We’ll walk through the motivation behind building a provider in Rust, the challenges we faced (e.g., FFI safety, Provider interface complexity), and how Aurora leverages Rust’s guarantees to offer a robust foundation for cryptographic experimentation and deployment.

The session includes a live demo showing how Aurora can inject PQC algorithms into existing OpenSSL workflows without modifying the application code. We’ll also explore tooling such as openssl-provider-forge, our Rust crate that simplifies authoring and testing custom providers.

Whether you’re maintaining a TLS stack, building HSM software, or researching cryptographic agility, this talk will provide hands-on insight into the real-world journey of enabling PQC inside OpenSSL using modern language tools.


OpenSSL 3.x’s Provider API unlocked a new way to extend cryptographic capabilities—but writing a full-featured provider from scratch is daunting, especially in C.

Aurora, developed within the QUBIP project, is a third-party OpenSSL Provider written in Rust, designed to support the ongoing migration to post-quantum cryptography. This talk will take you from first principles to practical deployment: how to define a custom provider, how to expose new algorithms (including PQ/T hybrid constructs), and how we ensure safety and compatibility across OpenSSL versions.

Live demos will show Aurora in action: injecting PQC support into OpenSSL-based applications, working with hybrid certificate chains, and validating against real-world scenarios. We’ll also showcase openssl-provider-forge, our scaffolding and testing toolkit for fast iteration in Rust.

You’ll walk away with an understanding of:
• The Provider architecture in OpenSSL 3.x
• How to build and ship your own Provider
• Real-world lessons from deploying PQC using Aurora
• How Rust improves correctness and safety in cryptographic extensions

This is a hands-on, code-heavy session designed for developers, security engineers, and researchers who want to build or deploy modern cryptographic software.

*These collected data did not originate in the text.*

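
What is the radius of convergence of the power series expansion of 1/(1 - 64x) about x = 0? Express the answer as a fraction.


Expanding 1/(1 - 64x) = sum_{k>=0} 64^k x^k, the series converges when |64x| < 1, i.e., |x| < 1/64.
So the radius of convergence is 1/64 = 1/64.

1/64


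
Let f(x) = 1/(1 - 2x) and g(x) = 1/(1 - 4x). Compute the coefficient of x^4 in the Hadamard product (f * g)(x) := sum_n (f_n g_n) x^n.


f has coefficients f_k = 2^k and g has coefficients g_k = 4^k, so the Hadamard product has coefficient (f*g)_k = 2^k * 4^k = 8^k.
For k = 4: 8^4 = 4096.

4096


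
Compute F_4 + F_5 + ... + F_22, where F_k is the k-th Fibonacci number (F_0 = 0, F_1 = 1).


Use the identity sum_{k=0}^{N} F_k = F_{N+2} - 1 (which follows from F_{k+2} - F_{k+1} = F_k). Then
sum_{k=4}^{22} F_k = (F_{24} - 1) - (F_{5} - 1) = F_{24} - F_{5}.
Computing: F_{24} = 46368, F_{5} = 5, so
Sum = 46368 - 5 = 46363.

46363


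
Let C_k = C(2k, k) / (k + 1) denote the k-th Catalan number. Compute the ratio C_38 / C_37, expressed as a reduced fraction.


Using C_k = (2k)! / (k! (k+1)!), the ratio C_{k+1}/C_k simplifies to
C_{k+1}/C_k = [(2k+2)! / ((k+1)! (k+2)!)] * [k! (k+1)! / (2k)!]
 = (2k+2)(2k+1) / ((k+1)(k+2)) = 2(2k+1) / (k+2).
For k = 37: 2(2*37 + 1) / (37 + 2) = 150/39 = 50/13.

50/13


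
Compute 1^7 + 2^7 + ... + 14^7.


This power sum has a closed form given by Faulhaber's formula
sum_{k=1}^{m} k^p = (1 / (p + 1)) * sum_{j=0}^{p} C(p + 1, j) B_j m^(p + 1 - j),
but for small m direct computation is fastest:
1 + 128 + 2187 + 16384 + 78125 + 279936 + 823543 + 2097152 + 4782969 + 10000000 + 19487171 + 35831808 + 62748517 + 105413504 = 241561425.

241561425


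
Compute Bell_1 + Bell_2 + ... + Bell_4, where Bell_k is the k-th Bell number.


Recall Bell_k counts set partitions of a k-set (with Bell_0 = 1 by convention).
Bell_1 through Bell_4: 1, 2, 5, 15
Sum = 1 + 2 + 5 + 15 = 23.

23


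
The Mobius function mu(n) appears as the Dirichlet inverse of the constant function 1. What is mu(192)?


192 has a squared prime factor, so mu(192) = 0.
Factorization reveals a repeated prime.

0


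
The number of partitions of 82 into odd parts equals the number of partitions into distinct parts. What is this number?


Computing partitions of 82 into odd parts (1, 3, 5, ...):
Using the generating function prod_{k>=0} 1/(1-x^(2k+1)),
the count is 92864

92864


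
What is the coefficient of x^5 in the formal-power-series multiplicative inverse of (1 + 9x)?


The inverse is 1/(1 + 9x). Apply the geometric identity 1/(1 - y) = sum_{k>=0} y^k with y = -9x:
1/(1 + 9x) = sum_{k>=0} (-9)^k x^k.
So the coefficient of x^5 is (-9)^5 = -59049.

-59049


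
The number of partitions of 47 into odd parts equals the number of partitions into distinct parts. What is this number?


Computing partitions of 47 into odd parts (1, 3, 5, ...):
Using the generating function prod_{k>=0} 1/(1-x^(2k+1)),
the count is 2590

2590


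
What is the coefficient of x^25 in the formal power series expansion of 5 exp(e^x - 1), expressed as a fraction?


exp(e^x - 1) is the exponential generating function for the Bell numbers Bell_k: exp(e^x - 1) = sum_{k>=0} Bell_k x^k / k!.
So the coefficient of x^25 in 5 exp(e^x - 1) is 5 Bell_25 / 25!.
Computing: Bell_25 = 4638590332229999353 and 25! = 15511210043330985984000000, giving
5 * 4638590332229999353/15511210043330985984000000 = 356814640940769181/238634000666630553600000.

356814640940769181/238634000666630553600000


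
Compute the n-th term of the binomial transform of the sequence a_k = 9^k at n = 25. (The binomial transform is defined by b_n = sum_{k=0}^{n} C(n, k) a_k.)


With a_k = 9^k, b_n = sum_{k=0}^{n} C(n, k) 9^k = (1 + 9)^n by the binomial theorem.
For n = 25: (1 + 9)^25 = 10^25 = 10000000000000000000000000.

10000000000000000000000000


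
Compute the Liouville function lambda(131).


The Liouville function is lambda(k) = (-1)^Omega(k), where Omega(k) counts the prime factors of k with multiplicity.
Factoring: 131 = 131, so Omega(131) = 1.
lambda(131) = (-1)^1 = -1.

-1


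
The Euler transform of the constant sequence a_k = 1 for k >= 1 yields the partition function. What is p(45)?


The Euler transform converts the sequence a_k = 1 into the number of integer partitions.
Using the recurrence or dynamic programming:
p(45) = 89134

89134


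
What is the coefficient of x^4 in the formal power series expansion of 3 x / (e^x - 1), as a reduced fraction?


The exponential generating function for Bernoulli numbers is
x / (e^x - 1) = sum_{k>=0} B_k x^k / k!.
So the coefficient of x^4 in 3 x / (e^x - 1) is 3 B_4 / 4!.
Computing: B_4 = -1/30, 4! = 24, giving
3 * -1/30 / 24 = -1/240.

-1/240


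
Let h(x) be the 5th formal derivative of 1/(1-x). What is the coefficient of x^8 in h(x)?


Differentiating 5 times: d^5/dx^5 [1/(1-x)] = 5!/(1-x)^6.
The expansion 1/(1-x)^6 = sum_{k>=0} C(k+5, 5) x^k, so the coefficient of x^n in 5!/(1-x)^6 is 5! * C(n+5, 5).
For n = 8: 120 * C(13, 5) = 120 * 1287 = 154440

154440


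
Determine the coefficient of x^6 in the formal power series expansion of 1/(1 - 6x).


The geometric series identity gives 1/(1 - c x) = sum_{k>=0} c^k x^k, so the coefficient of x^k is c^k.
Here c = 6 and k = 6.
Computing: 6^6 = 46656

46656


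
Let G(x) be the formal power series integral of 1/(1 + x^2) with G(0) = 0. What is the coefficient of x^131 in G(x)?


1/(1 + x^2) = sum_{j>=0} (-1)^j x^(2j). Integrating termwise with G(0) = 0:
G(x) = sum_{j>=0} (-1)^j x^(2j+1) / (2j+1) = arctan(x).
Only odd powers are nonzero. For x^131 write 131 = 2*65 + 1, giving
(-1)^65 / 131 = -1/131 = -1/131.

-1/131


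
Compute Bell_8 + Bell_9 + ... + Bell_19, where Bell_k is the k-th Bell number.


Recall Bell_k counts set partitions of a k-set (with Bell_0 = 1 by convention).
Bell_8 through Bell_19: 4140, 21147, 115975, 678570, 4213597, 27644437, 190899322, 1382958545, 10480142147, 82864869804, 682076806159, 5832742205057
Sum = 4140 + 21147 + 115975 + 678570 + 4213597 + 27644437 + 190899322 + 1382958545 + 10480142147 + 82864869804 + 682076806159 + 5832742205057 = 6609770558900.

6609770558900


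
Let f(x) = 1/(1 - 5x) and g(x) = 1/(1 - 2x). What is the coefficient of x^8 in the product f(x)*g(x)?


The coefficient of x^n in f*g is the Cauchy product: sum_{k=0}^{n} a^k * b^(n-k).
With a=5, b=2, n=8:
sum_{k=0}^{8} 5^k * 2^(8-k)
= 650871

650871


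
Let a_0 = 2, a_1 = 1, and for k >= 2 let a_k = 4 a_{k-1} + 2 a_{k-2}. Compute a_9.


Iterating the recurrence forward:
a_0 = 2
a_1 = 1
a_2 = 4*1 + 2*2 = 8
a_3 = 4*8 + 2*1 = 34
a_4 = 4*34 + 2*8 = 152
a_5 = 4*152 + 2*34 = 676
a_6 = 4*676 + 2*152 = 3008
a_7 = 4*3008 + 2*676 = 13384
a_8 = 4*13384 + 2*3008 = 59552
a_9 = 4*59552 + 2*13384 = 264976
So a_9 = 264976.

264976


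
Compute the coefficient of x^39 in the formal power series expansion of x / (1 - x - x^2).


Let f(x) = sum_{k>=0} a_k x^k. Multiplying f(x) * (1 - x - x^2) = x and matching coefficients gives a_0 = 0, a_1 = 1, and a_k = a_{k-1} + a_{k-2} for k >= 2. These are the Fibonacci numbers F_k.
Iterating from F_0 = 0, F_1 = 1:
F_0=0, F_1=1, F_2=1, F_3=2, F_4=3, F_5=5, F_6=8, F_7=13, F_8=21, F_9=34, ...
F_39 = 63245986.

63245986


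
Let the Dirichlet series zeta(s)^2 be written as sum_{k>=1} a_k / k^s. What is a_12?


The Dirichlet convolution of the constant function 1 with itself gives (1 * 1)(k) = sum_{d | k} 1 = d(k), the number of positive divisors of k.
Since zeta(s) = sum_{k>=1} 1/k^s, we have zeta(s)^2 = sum_{k>=1} d(k)/k^s, so a_k = d(k).
For k = 12: the divisors are 1, 2, 3, 4, 6, 12.
Count = 6.

6


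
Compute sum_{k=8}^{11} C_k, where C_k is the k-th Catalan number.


C_8 through C_11: 1430, 4862, 16796, 58786
Sum = 1430 + 4862 + 16796 + 58786
= 81874

81874


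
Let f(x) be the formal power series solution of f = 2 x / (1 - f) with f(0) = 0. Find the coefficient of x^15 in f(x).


Apply Lagrange inversion: f = 2 x * phi(f) with phi(t) = 1/(1 - t), so
[x^n] f = 2^n * (1/n) [t^(n-1)] phi(t)^n = 2^n * (1/n) [t^(n-1)] (1 - t)^(-n) = 2^n * (1/n) C(2n - 2, n - 1) = 2^n * C_{n-1}.
For n = 15: C_14 = C(28, 14) / 15 = 40116600/15 = 2674440.
With the 2^15 = 32768 factor, the coefficient is 32768 * 2674440 = 87636049920.

87636049920


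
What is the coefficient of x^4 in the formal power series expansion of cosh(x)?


The Maclaurin series is cosh(t) = sum_{m>=0} t^(2m) / (2m)!, so substituting t = x, only even powers of x are nonzero, with coefficient of x^(2m) equal to 1 / (2m)!.
For x^4 the coefficient is 1/4! = 1/24 = 1/24.

1/24


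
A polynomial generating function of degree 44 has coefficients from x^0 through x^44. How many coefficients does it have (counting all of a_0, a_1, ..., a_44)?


A polynomial of degree 44 takes the form a_0 + a_1 x + ... + a_44 x^44.
The number of coefficients is 44 + 1 = 45.

45


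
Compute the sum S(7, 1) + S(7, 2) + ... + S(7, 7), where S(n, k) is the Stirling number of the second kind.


By definition, S(n, k) counts partitions of an n-set into exactly k nonempty blocks.
Computing row n = 7 for k = 1..7:
S(7, k): 1, 63, 301, 350, 140, 21, 1
Sum = 877. (This equals Bell_7 since the sum runs over all k.)

877


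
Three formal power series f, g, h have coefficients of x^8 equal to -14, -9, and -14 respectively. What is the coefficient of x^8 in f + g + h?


Series addition is componentwise:
-14 + -9 + -14
= -37

-37


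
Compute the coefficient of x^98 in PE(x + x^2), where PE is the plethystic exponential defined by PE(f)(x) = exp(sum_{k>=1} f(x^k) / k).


With f(x) = x + x^2, the exponent is sum_{k>=1} (x^k + x^(2k)) / k = -ln(1 - x) - ln(1 - x^2). Exponentiating:
PE(x + x^2) = 1 / ((1 - x)(1 - x^2)).
This is the generating function for partitions of n into parts of size 1 or 2. The number of 2's can be any j in 0..49, and the rest are 1's, so
[x^98] = floor(98/2) + 1 = 50.

50


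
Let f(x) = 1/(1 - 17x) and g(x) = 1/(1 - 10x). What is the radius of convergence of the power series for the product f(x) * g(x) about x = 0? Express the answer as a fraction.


The radius of 1/(1 - 17x) is 1/17 (nearest singularity at x = 1/17), and the radius of 1/(1 - 10x) is 1/10.
The product f(x)*g(x) = 1/((1 - 17x)(1 - 10x)) has singularities at both 1/17 and 1/10, so its radius of convergence is the distance to the nearest one:
min(1/17, 1/10) = 1/17.

1/17


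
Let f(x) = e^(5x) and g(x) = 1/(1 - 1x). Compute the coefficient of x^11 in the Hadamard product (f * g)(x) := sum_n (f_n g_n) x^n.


Expanding: f_k = 5^k/k! (from e^(5x)) and g_k = 1^k (from 1/(1 - 1x)). So the Hadamard coefficient (f * g)_k = 5^k 1^k / k! = (5)^k / k!.
For k = 11: 5^11/11! = 48828125/39916800 = 1953125/1596672.

1953125/1596672


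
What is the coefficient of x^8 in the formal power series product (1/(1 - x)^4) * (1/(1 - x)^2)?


Combine the factors: (1/(1 - x)^4) * (1/(1 - x)^2) = 1/(1 - x)^6.
Then use 1/(1 - x)^r = sum_{k>=0} C(k + r - 1, r - 1) x^k with r = 6 and k = 8:
C(13, 5) = 1287.

1287


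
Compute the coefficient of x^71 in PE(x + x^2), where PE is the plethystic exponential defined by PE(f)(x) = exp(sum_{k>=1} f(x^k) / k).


With f(x) = x + x^2, the exponent is sum_{k>=1} (x^k + x^(2k)) / k = -ln(1 - x) - ln(1 - x^2). Exponentiating:
PE(x + x^2) = 1 / ((1 - x)(1 - x^2)).
This is the generating function for partitions of n into parts of size 1 or 2. The number of 2's can be any j in 0..35, and the rest are 1's, so
[x^71] = floor(71/2) + 1 = 36.

36


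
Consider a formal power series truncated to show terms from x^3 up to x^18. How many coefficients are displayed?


From x^3 to x^18 inclusive, the count is 18 - 3 + 1 = 16.

16


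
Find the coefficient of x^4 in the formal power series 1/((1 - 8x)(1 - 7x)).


By partial fractions or Cauchy convolution:
The coefficient equals sum_{k=0}^{4} 8^k * 7^(4-k).
= 15961

15961


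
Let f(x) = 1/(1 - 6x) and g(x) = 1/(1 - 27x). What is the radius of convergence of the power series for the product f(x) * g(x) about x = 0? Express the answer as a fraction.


The radius of 1/(1 - 6x) is 1/6 (nearest singularity at x = 1/6), and the radius of 1/(1 - 27x) is 1/27.
The product f(x)*g(x) = 1/((1 - 6x)(1 - 27x)) has singularities at both 1/6 and 1/27, so its radius of convergence is the distance to the nearest one:
min(1/6, 1/27) = 1/27.

1/27


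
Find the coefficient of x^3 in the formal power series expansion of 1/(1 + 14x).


Write 1/(1 + c x) = 1/(1 - (-c) x) and apply the geometric-series identity
1/(1 - y) = sum_{k>=0} y^k to get 1/(1 + c x) = sum_{k>=0} (-c)^k x^k.
So the coefficient of x^k is (-c)^k = (-1)^k * c^k.
Here c = 14 and k = 3:
(-14)^3 = -1 * 2744 = -2744

-2744


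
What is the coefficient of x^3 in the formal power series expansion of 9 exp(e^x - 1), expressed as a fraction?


exp(e^x - 1) is the exponential generating function for the Bell numbers Bell_k: exp(e^x - 1) = sum_{k>=0} Bell_k x^k / k!.
So the coefficient of x^3 in 9 exp(e^x - 1) is 9 Bell_3 / 3!.
Computing: Bell_3 = 5 and 3! = 6, giving
9 * 5/6 = 15/2.

15/2


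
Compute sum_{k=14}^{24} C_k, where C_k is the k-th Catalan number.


C_14 through C_24: 2674440, 9694845, 35357670, 129644790, 477638700, 1767263190, 6564120420, 24466267020, 91482563640, 343059613650, 1289904147324
Sum = 2674440 + 9694845 + 35357670 + 129644790 + 477638700 + 1767263190 + 6564120420 + 24466267020 + 91482563640 + 343059613650 + 1289904147324
= 1757898985689

1757898985689


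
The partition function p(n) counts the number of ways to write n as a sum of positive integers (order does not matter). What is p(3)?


Using the generating function prod_{k>=1} 1/(1-x^k), we compute p(3).
By dynamic programming over parts 1 through 3:
p(3) = 3

3


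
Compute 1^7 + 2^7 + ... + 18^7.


This power sum has a closed form given by Faulhaber's formula
sum_{k=1}^{m} k^p = (1 / (p + 1)) * sum_{j=0}^{p} C(p + 1, j) B_j m^(p + 1 - j),
but for small m direct computation is fastest:
1 + 128 + 2187 + 16384 + 78125 + 279936 + 823543 + 2097152 + 4782969 + 10000000 + 19487171 + 35831808 + 62748517 + 105413504 + 170859375 + 268435456 + 410338673 + 612220032 = 1703414961.

1703414961


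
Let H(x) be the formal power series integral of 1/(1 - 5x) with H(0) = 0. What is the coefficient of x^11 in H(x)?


1/(1 - 5x) = sum_{k>=0} 5^k x^k. Integrating termwise with H(0) = 0:
H(x) = sum_{k>=0} 5^k x^(k+1) / (k+1) = sum_{m>=1} 5^(m-1) x^m / m.
For m = 11: 5^10/11 = 9765625/11 = 9765625/11.

9765625/11


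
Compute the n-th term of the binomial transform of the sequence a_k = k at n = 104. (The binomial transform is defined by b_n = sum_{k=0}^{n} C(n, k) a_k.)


With a_k = k, b_n = sum_{k=0}^{n} C(n, k) k. Using k * C(n, k) = n * C(n-1, k-1) gives b_n = n * sum_{k>=1} C(n-1, k-1) = n * 2^(n-1).
For n = 104: 104 * 2^103 = 104 * 10141204801825835211973625643008 = 1054685299389886862045257066872832.

1054685299389886862045257066872832


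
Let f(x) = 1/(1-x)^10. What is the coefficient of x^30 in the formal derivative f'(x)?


Differentiate: d/dx [ 1/(1-x)^r ] = r / (1-x)^(r+1).
Here r = 10, so f'(x) = 10 / (1-x)^11.
The expansion of 1/(1-x)^(r+1) has coefficient of x^n equal to C(n+r, r).
So the coefficient of x^30 in f'(x) is
10 * C(40, 10) = 10 * 847660528 = 8476605280

8476605280


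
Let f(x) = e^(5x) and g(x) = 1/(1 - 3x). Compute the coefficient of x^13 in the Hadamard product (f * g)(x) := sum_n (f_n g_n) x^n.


Expanding: f_k = 5^k/k! (from e^(5x)) and g_k = 3^k (from 1/(1 - 3x)). So the Hadamard coefficient (f * g)_k = 5^k 3^k / k! = (15)^k / k!.
For k = 13: 15^13/13! = 1946195068359375/6227020800 = 320361328125/1025024.

320361328125/1025024


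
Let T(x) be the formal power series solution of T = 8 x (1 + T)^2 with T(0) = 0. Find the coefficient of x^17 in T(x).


Apply the Lagrange inversion formula: if T = 8 x * phi(T) with phi(t) = (1 + t)^2, then [x^n] T = 8^n * (1/n) [t^(n-1)] phi(t)^n = 8^n * (1/n) [t^(n-1)] (1 + t)^(2n) = 8^n * (1/n) C(2n, n-1).
Using the identity C(2n, n-1) = C(2n, n) * n / (n+1), the unscaled factor equals C(2n, n) / (n+1) = C_n, the n-th Catalan number.
For n = 17: C_17 = C(34, 17) / 18 = 2333606220/18 = 129644790.
With the 8^17 = 2251799813685248 factor, the coefficient is 2251799813685248 * 129644790 = 291934113967263103057920.

291934113967263103057920


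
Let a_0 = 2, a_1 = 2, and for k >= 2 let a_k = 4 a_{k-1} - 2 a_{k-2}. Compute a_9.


Iterating the recurrence forward:
a_0 = 2
a_1 = 2
a_2 = 4*2 - 2*2 = 4
a_3 = 4*4 - 2*2 = 12
a_4 = 4*12 - 2*4 = 40
a_5 = 4*40 - 2*12 = 136
a_6 = 4*136 - 2*40 = 464
a_7 = 4*464 - 2*136 = 1584
a_8 = 4*1584 - 2*464 = 5408
a_9 = 4*5408 - 2*1584 = 18464
So a_9 = 18464.

18464


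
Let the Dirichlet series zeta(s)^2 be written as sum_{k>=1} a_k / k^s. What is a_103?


The Dirichlet convolution of the constant function 1 with itself gives (1 * 1)(k) = sum_{d | k} 1 = d(k), the number of positive divisors of k.
Since zeta(s) = sum_{k>=1} 1/k^s, we have zeta(s)^2 = sum_{k>=1} d(k)/k^s, so a_k = d(k).
For k = 103: the divisors are 1, 103.
Count = 2.

2


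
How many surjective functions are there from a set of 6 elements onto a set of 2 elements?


By inclusion-exclusion on which target elements are missed, the number of surjections from an n-set onto a k-set is
surj(n, k) = sum_{j=0}^{k} (-1)^j C(k, j) (k - j)^n.
Equivalently surj(n, k) = k! * S(n, k), where S(n, k) is the Stirling number of the second kind.
For n = 6, k = 2:
S(6, 2) = 31, so
surj = 2! * 31 = 2 * 31 = 62.

62


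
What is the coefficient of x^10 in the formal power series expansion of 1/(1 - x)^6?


The expansion 1/(1 - x)^r = sum_{k>=0} C(k + r - 1, r - 1) x^k follows from the multiset / negative-binomial theorem (or from repeated differentiation of the geometric series).
For r = 6 and k = 10:
C(15, 5) = 1307674368000 / (120 * 3628800) = 3003.

3003


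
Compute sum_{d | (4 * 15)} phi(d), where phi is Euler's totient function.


First, 4 * 15 = 60. One classical identity is sum_{d | n} phi(d) = n (each k in [1, n] has a unique gcd with n, and among the k's with gcd(k, n) = n/d there are phi(d) of them). So the sum equals 60. We also verify directly:
Divisors of 60: 1, 2, 3, 4, 5, 6, 10, 12, 15, 20, 30, 60.
phi values: 1, 1, 2, 2, 4, 2, 4, 4, 8, 8, 8, 16.
Sum = 60.

60


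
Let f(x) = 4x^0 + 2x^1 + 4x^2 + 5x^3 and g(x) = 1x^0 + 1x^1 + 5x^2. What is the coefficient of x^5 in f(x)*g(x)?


Cauchy product at x^5:
5*5
= 25

25


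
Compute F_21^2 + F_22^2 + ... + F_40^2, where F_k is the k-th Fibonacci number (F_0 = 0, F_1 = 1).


There is a standard identity sum_{k=0}^{N} F_k^2 = F_N * F_{N+1} (proved inductively from the telescoping relation F_k^2 = F_k F_{k+1} - F_{k-1} F_k). Then
sum_{k=21}^{40} F_k^2 = F_40 F_41 - F_20 F_21.
Computing: F_40 = 102334155, F_41 = 165580141, F_20 = 6765, F_21 = 10946.
Sum = 102334155 * 165580141 - 6765 * 10946 = 16944503739966165.

16944503739966165


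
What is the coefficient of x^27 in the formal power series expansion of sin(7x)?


The Maclaurin series is sin(t) = sum_{k>=0} (-1)^k t^(2k+1) / (2k+1)!, so substituting t = 7x, only odd powers of x are nonzero, with coefficient of x^(2k+1) equal to (-1)^k 7^(2k+1) / (2k+1)!.
Write 27 = 2*13 + 1, giving the coefficient (-1)^13 * 7^27 / 27! = -65712362363534280139543/10888869450418352160768000000 = -191581231380566414401/31745975074105982976000000.

-191581231380566414401/31745975074105982976000000


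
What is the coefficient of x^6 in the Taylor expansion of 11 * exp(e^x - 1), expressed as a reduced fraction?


exp(e^x - 1) = sum_{k>=0} Bell_k x^k / k!, where Bell_k is the k-th Bell number.
So the coefficient of x^6 is 11 * Bell_6 / 6!.
Computing: Bell_6 = 203 and 6! = 720, giving
11 * 203/720 = 2233/720.

2233/720


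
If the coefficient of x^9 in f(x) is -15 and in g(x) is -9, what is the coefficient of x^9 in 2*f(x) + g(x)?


Scalar multiplication scales coefficients: 2 * -15 = -30.
Then add the g coefficient: -30 + -9
= -39

-39


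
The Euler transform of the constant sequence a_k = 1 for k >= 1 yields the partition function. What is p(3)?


The Euler transform converts the sequence a_k = 1 into the number of integer partitions.
Using the recurrence or dynamic programming:
p(3) = 3

3


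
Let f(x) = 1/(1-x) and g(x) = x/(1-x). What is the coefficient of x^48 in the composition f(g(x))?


First simplify the composition: f(g(x)) = 1/(1 - x/(1-x)) = (1-x)/((1-x) - x) = (1-x)/(1-2x).
Now extract the coefficient. Write (1-x)/(1-2x) = 1/(1-2x) - x/(1-2x).
The coefficient of x^n in 1/(1-2x) is 2^n, and in x/(1-2x) is 2^(n-1) (for n >= 1).
So the coefficient of x^48 is 2^48 - 2^47 = 281474976710656 - 140737488355328 = 140737488355328.

140737488355328


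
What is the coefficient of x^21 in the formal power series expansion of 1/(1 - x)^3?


The negative binomial / multiset identity is
1/(1 - x)^r = sum_{k>=0} C(k + r - 1, r - 1) x^k.
Here r = 3 and k = 21, so the coefficient is
C(21 + 2, 2) = C(23, 2)
= 253

253


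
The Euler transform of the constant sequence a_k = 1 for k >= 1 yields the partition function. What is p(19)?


The Euler transform converts the sequence a_k = 1 into the number of integer partitions.
Using the recurrence or dynamic programming:
p(19) = 490

490


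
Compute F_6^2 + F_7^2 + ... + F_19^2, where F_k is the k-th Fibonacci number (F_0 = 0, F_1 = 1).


There is a standard identity sum_{k=0}^{N} F_k^2 = F_N * F_{N+1} (proved inductively from the telescoping relation F_k^2 = F_k F_{k+1} - F_{k-1} F_k). Then
sum_{k=6}^{19} F_k^2 = F_19 F_20 - F_5 F_6.
Computing: F_19 = 4181, F_20 = 6765, F_5 = 5, F_6 = 8.
Sum = 4181 * 6765 - 5 * 8 = 28284425.

28284425


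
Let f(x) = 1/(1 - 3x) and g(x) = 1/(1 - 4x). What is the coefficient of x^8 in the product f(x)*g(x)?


The coefficient of x^n in f*g is the Cauchy product: sum_{k=0}^{n} a^k * b^(n-k).
With a=3, b=4, n=8:
sum_{k=0}^{8} 3^k * 4^(8-k)
= 242461

242461


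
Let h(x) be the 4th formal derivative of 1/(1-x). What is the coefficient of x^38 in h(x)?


Differentiating 4 times: d^4/dx^4 [1/(1-x)] = 4!/(1-x)^5.
The expansion 1/(1-x)^5 = sum_{k>=0} C(k+4, 4) x^k, so the coefficient of x^n in 4!/(1-x)^5 is 4! * C(n+4, 4).
For n = 38: 24 * C(42, 4) = 24 * 111930 = 2686320

2686320


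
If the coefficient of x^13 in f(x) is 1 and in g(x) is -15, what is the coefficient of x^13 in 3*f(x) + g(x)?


Scalar multiplication scales coefficients: 3 * 1 = 3.
Then add the g coefficient: 3 + -15
= -12

-12


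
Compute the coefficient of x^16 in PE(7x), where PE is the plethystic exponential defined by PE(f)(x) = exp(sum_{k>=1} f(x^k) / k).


With f(x) = 7x, the exponent is sum_{k>=1} 7 x^k / k = 7 * (-ln(1 - x)). Exponentiating:
PE(7x) = exp(-7 ln(1 - x)) = 1/(1 - x)^7.
By the negative binomial expansion, [x^n] 1/(1 - x)^7 = C(n + 6, 6).
For n = 16: C(22, 6) = 74613.

74613


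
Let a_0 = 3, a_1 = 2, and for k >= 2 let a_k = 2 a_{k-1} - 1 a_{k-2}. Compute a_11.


Iterating the recurrence forward:
a_0 = 3
a_1 = 2
a_2 = 2*2 - 1*3 = 1
a_3 = 2*1 - 1*2 = 0
a_4 = 2*0 - 1*1 = -1
a_5 = 2*-1 - 1*0 = -2
a_6 = 2*-2 - 1*-1 = -3
a_7 = 2*-3 - 1*-2 = -4
a_8 = 2*-4 - 1*-3 = -5
a_9 = 2*-5 - 1*-4 = -6
a_10 = 2*-6 - 1*-5 = -7
a_11 = 2*-7 - 1*-6 = -8
So a_11 = -8.

-8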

A Doctoral Researcher at Tampere University (Finland), I contributed to OpenSSL for the first time in 2010, later I had the honor of becoming an OpenSSL Committer and I have been serving in the OpenSSL Technical Committee since 2019. Since the last election, I also serve as representative for Academics in the Business Advisory Committee at the OpenSSL Foundation, and in the newly formed Technical Advisory Committees at OpenSSL Foundation and Corporation.

My research specializes in software and micro architecture side-channel analysis and the integration of modern cryptosystems (lately mainly PQC) in mainstream libraries such as OpenSSL.
I am leading the efforts of Tampere University within the QUBIP Horizon Europe project to integrate PQC into OpenSSL, NSS, and Firefox using loadable modules.